Hematology Department, Parc Taulí Hospital Universitari, Institut d'Investigació i Innovació Parc Taulí I3PT, Universitat Autònoma de Barcelona, Spain.
Biochem Med (Zagreb). 2018 Feb 15;28(1):010802. doi: 10.11613/BM.2018.010802.
Heavy chain diseases (HCD) are B-cell lymphoprolipherative disorders characterized by the production of monoclonal heavy chains without associated light chains. Some cases of gamma-HCD (γ-HCD) are concurrent with other lymphoid neoplasm. The monoclonal component is not always detectable by serum electrophoresis, and often an immunofixation procedure is necessary to detect this component. Prognosis is variable, and no established guidelines for follow-up are available. We describe a case of a challenging diagnosis of γ-HCD due to the absence of clinical signs frequently reported in the disease (anaemia and palatal oedema among others). Haematological malignancy was the first suspicion but bone marrow examination was negative. In addition, the presence of an autoimmune bicytopenia and a Klinefelter syndrome complicated the clinical context of the patient. A thoracoabdominal computed tomography reported many small adenopathies whose pathological and immunohystochemical study revealed a follicular lymphoma. Shortly after, serum inmunofixation secondary to an abnormal electrophoretic pattern revealed a gamma paraprotein without light chains. Eventually, γ-HCD in association with follicular lymphoma was the final diagnosis. This is the first case reporting this association.

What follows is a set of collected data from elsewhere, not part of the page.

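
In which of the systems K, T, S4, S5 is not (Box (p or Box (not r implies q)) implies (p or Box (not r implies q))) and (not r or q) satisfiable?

T-tableau for the formula:
1. not (Box (p or Box (not r implies q)) implies (p or Box (not r implies q))) and (not r or q), 0
2. not (Box (p or Box (not r implies q)) implies (p or Box (not r implies q))), 0   [and-rule on 1]
3. not r or q, 0   [and-rule on 1]
4. Box (p or Box (not r implies q)), 0   [neg-implies-rule on 2]
5. not (p or Box (not r implies q)), 0   [neg-implies-rule on 2]
6. not p, 0   [neg-or-rule on 5]
7. not Box (not r implies q), 0   [neg-or-rule on 5]
8. p or Box (not r implies q), 0   [Box-rule on 4 via 0R0]
9. q, 0   [or-rule on 3 (branches; this branch)]
10. Box (not r implies q), 0   [or-rule on 8 (branches; this branch)]
11. not r implies q, 0   [Box-rule on 10 via 0R0]
12. not (not r implies q), 1   [neg-Box-rule on 7: fresh world 1, 0R1]
13. not r, 1   [neg-implies-rule on 12]
14. not q, 1   [neg-implies-rule on 12]
15. p or Box (not r implies q), 1   [Box-rule on 4 via 0R1]
16. not r implies q, 1   [Box-rule on 10 via 0R1]
17. Box (not r implies q), 1   [or-rule on 15 (branches; this branch)]
18. q, 1   [implies-rule on 16 (branches; this branch)]
Accessibility: 0R0, 0R1, 1R1
Branch closes: q and not q both at 1.
Every branch closes (one shown): unsatisfiable in T, hence also in S4, S5 (every S4/S5-frame is a T-frame).
K-tableau for the formula:
1. not (Box (p or Box (not r implies q)) implies (p or Box (not r implies q))) and (not r or q), 0
2. not (Box (p or Box (not r implies q)) implies (p or Box (not r implies q))), 0   [and-rule on 1]
3. not r or q, 0   [and-rule on 1]
4. Box (p or Box (not r implies q)), 0   [neg-implies-rule on 2]
5. not (p or Box (not r implies q)), 0   [neg-implies-rule on 2]
6. not p, 0   [neg-or-rule on 5]
7. not Box (not r implies q), 0   [neg-or-rule on 5]
8. q, 0   [or-rule on 3 (branches; this branch)]
9. not (not r implies q), 1   [neg-Box-rule on 7: fresh world 1, 0R1]
10. not r, 1   [neg-implies-rule on 9]
11. not q, 1   [neg-implies-rule on 9]
12. p or Box (not r implies q), 1   [Box-rule on 4 via 0R1]
13. Box (not r implies q), 1   [or-rule on 12 (branches; this branch)]
Accessibility: 0R1
Complete open branch: satisfiable in K.

K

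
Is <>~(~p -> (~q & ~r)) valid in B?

Tableau for the negation ~<>~(~p -> (~q & ~r)):
1. ~<>~(~p -> (~q & ~r)), u
2. ~p -> (~q & ~r), u
3. ~q & ~r, u
4. ~q, u
5. ~r, u
Accessibility: uRu
The negation has an open branch (countermodel exists).

No, not valid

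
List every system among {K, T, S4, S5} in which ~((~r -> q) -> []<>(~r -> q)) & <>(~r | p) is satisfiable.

S4-tableau for the formula:
1. ~((~r -> q) -> []<>(~r -> q)) & <>(~r | p), 0
2. ~((~r -> q) -> []<>(~r -> q)), 0
3. <>(~r | p), 0
4. ~r -> q, 0
5. ~[]<>(~r -> q), 0
6. q, 0
7. ~r | p, 1
8. p, 1
9. ~<>(~r -> q), 2
10. ~(~r -> q), 2
11. ~r, 2
12. ~q, 2
Accessibility: 0R0, 0R1, 0R2, 1R1, 2R2
Complete open branch: satisfiable in S4, hence also in K, T (this S4-model is also a K-model and a T-model).
S5-tableau for the formula:
1. ~((~r -> q) -> []<>(~r -> q)) & <>(~r | p), 0
2. ~((~r -> q) -> []<>(~r -> q)), 0
3. <>(~r | p), 0
4. ~r -> q, 0
5. ~[]<>(~r -> q), 0
6. q, 0
7. ~r | p, 1
8. p, 1
9. ~<>(~r -> q), 2
10. ~(~r -> q), 0
11. ~r, 0
12. ~q, 0
Accessibility: 0R0, 0R1, 0R2, 1R0, 1R1, 1R2, 2R0, 2R1, 2R2
Branch closes: q and ~q both at 0.
Every branch closes (one shown): unsatisfiable in S5.

K, T, S4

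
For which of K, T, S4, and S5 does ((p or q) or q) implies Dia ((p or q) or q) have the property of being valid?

T, S4, S5

T-tableau for the negation not (((p or q) or q) implies Dia ((p or q) or q)):
1. not (((p or q) or q) implies Dia ((p or q) or q)), 0
2. (p or q) or q, 0   [neg-implies-rule on 1]
3. not Dia ((p or q) or q), 0   [neg-implies-rule on 1]
4. not ((p or q) or q), 0   [neg-Dia-rule on 3 via 0R0]
5. not (p or q), 0   [neg-or-rule on 4]
6. not q, 0   [neg-or-rule on 4]
7. not p, 0   [neg-or-rule on 5]
8. p or q, 0   [or-rule on 2 (branches; this branch)]
9. q, 0   [or-rule on 8 (branches; this branch)]
Accessibility: 0R0
Branch closes: q and not q both at 0.
Every branch closes (one shown): valid in T, hence also in S4, S5 (every theorem of T is a theorem of S4 and S5).
K-tableau for the negation not (((p or q) or q) implies Dia ((p or q) or q)):
1. not (((p or q) or q) implies Dia ((p or q) or q)), 0
2. (p or q) or q, 0   [neg-implies-rule on 1]
3. not Dia ((p or q) or q), 0   [neg-implies-rule on 1]
4. q, 0   [or-rule on 2 (branches; this branch)]
Complete open branch: countermodel on a K-frame, so not valid in K.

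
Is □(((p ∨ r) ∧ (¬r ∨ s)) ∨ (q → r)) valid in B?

Tableau for the negation ¬□(((p ∨ r) ∧ (¬r ∨ s)) ∨ (q → r)):
1. ¬□(((p ∨ r) ∧ (¬r ∨ s)) ∨ (q → r)), w0
2. ¬(((p ∨ r) ∧ (¬r ∨ s)) ∨ (q → r)), w1   [¬□-rule on 1: fresh world w1, w0Rw1]
3. ¬((p ∨ r) ∧ (¬r ∨ s)), w1   [¬∨-rule on 2]
4. ¬(q → r), w1   [¬∨-rule on 2]
5. q, w1   [¬→-rule on 4]
6. ¬r, w1   [¬→-rule on 4]
7. ¬(p ∨ r), w1   [¬∧-rule on 3 (branches; this branch)]
8. ¬p, w1   [¬∨-rule on 7]
Accessibility: w0Rw0, w0Rw1, w1Rw0, w1Rw1
The negation has an open branch (countermodel exists).

Invalid (countermodel exists)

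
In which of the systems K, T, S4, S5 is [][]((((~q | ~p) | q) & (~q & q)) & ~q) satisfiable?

K-tableau for the formula:
1. [][]((((~q | ~p) | q) & (~q & q)) & ~q), 0
Complete open branch: satisfiable in K.
T-tableau for the formula:
1. [][]((((~q | ~p) | q) & (~q & q)) & ~q), 0
2. []((((~q | ~p) | q) & (~q & q)) & ~q), 0
3. (((~q | ~p) | q) & (~q & q)) & ~q, 0
4. ((~q | ~p) | q) & (~q & q), 0
5. ~q, 0
6. (~q | ~p) | q, 0
7. ~q & q, 0
8. q, 0
Accessibility: 0R0
Branch closes: q and ~q both at 0.
Every branch closes (one shown): unsatisfiable in T, hence also in S4, S5 (every S4/S5-frame is a T-frame).

K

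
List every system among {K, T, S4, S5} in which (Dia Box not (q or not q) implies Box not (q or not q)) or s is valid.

T-tableau for the negation not ((Dia Box not (q or not q) implies Box not (q or not q)) or s):
1. not ((Dia Box not (q or not q) implies Box not (q or not q)) or s), w0
2. not (Dia Box not (q or not q) implies Box not (q or not q)), w0
3. not s, w0
4. Dia Box not (q or not q), w0
5. not Box not (q or not q), w0
6. Box not (q or not q), w1
7. not (q or not q), w1
8. not q, w1
9. q, w1
Accessibility: w0Rw0, w0Rw1, w1Rw1
Branch closes: q and not q both at w1.
Every branch closes (one shown): valid in T, hence also in S4, S5 (every theorem of T is a theorem of S4 and S5).
K-tableau for the negation not ((Dia Box not (q or not q) implies Box not (q or not q)) or s):
1. not ((Dia Box not (q or not q) implies Box not (q or not q)) or s), w0
2. not (Dia Box not (q or not q) implies Box not (q or not q)), w0
3. not s, w0
4. Dia Box not (q or not q), w0
5. not Box not (q or not q), w0
6. Box not (q or not q), w1
7. q or not q, w2
8. not q, w2
Accessibility: w0Rw1, w0Rw2
Complete open branch: countermodel on a K-frame, so not valid in K.

T, S4, S5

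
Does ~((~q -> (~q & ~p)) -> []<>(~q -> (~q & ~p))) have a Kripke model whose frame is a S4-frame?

Yes, satisfiable

1. ~((~q -> (~q & ~p)) -> []<>(~q -> (~q & ~p))), u
2. ~q -> (~q & ~p), u
3. ~[]<>(~q -> (~q & ~p)), u
4. ~q & ~p, u
5. ~q, u
6. ~p, u
7. ~<>(~q -> (~q & ~p)), v
8. ~(~q -> (~q & ~p)), v
9. ~q, v
10. ~(~q & ~p), v
11. p, v
Accessibility: uRu, uRv, vRv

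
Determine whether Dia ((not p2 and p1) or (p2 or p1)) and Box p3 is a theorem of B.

Tableau for the negation not (Dia ((not p2 and p1) or (p2 or p1)) and Box p3):
1. not (Dia ((not p2 and p1) or (p2 or p1)) and Box p3), 0
2. not Box p3, 0
3. not p3, 1
Accessibility: 0R0, 0R1, 1R0, 1R1
The negation has an open branch (countermodel exists).

Invalid (countermodel exists)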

重链病(HCD)是一种 B 细胞淋巴增生性疾病,其特征是产生无相关轻链的单克隆重链。一些γ-HCD(γ-HCD)病例与其他淋巴肿瘤同时发生。单克隆成分并不总是可通过血清电泳检测到,通常需要免疫固定程序来检测该成分。预后各不相同,目前尚无可用的随访指南。我们描述了一例由于疾病中经常报道的临床症状(贫血、腭水肿等)缺失而导致诊断困难的γ-HCD 病例。最初怀疑是血液系统恶性肿瘤,但骨髓检查为阴性。此外,自身免疫性双细胞减少症和 Klinefelter 综合征的存在使患者的临床情况复杂化。胸部和腹部计算机断层扫描报告了许多小的淋巴结病,其病理和免疫组织化学研究显示为滤泡性淋巴瘤。不久之后,异常电泳模式下的血清免疫固定揭示了没有轻链的γ副蛋白。最终,与滤泡性淋巴瘤相关的γ-HCD 是最终诊断。这是首例报告这种关联的病例。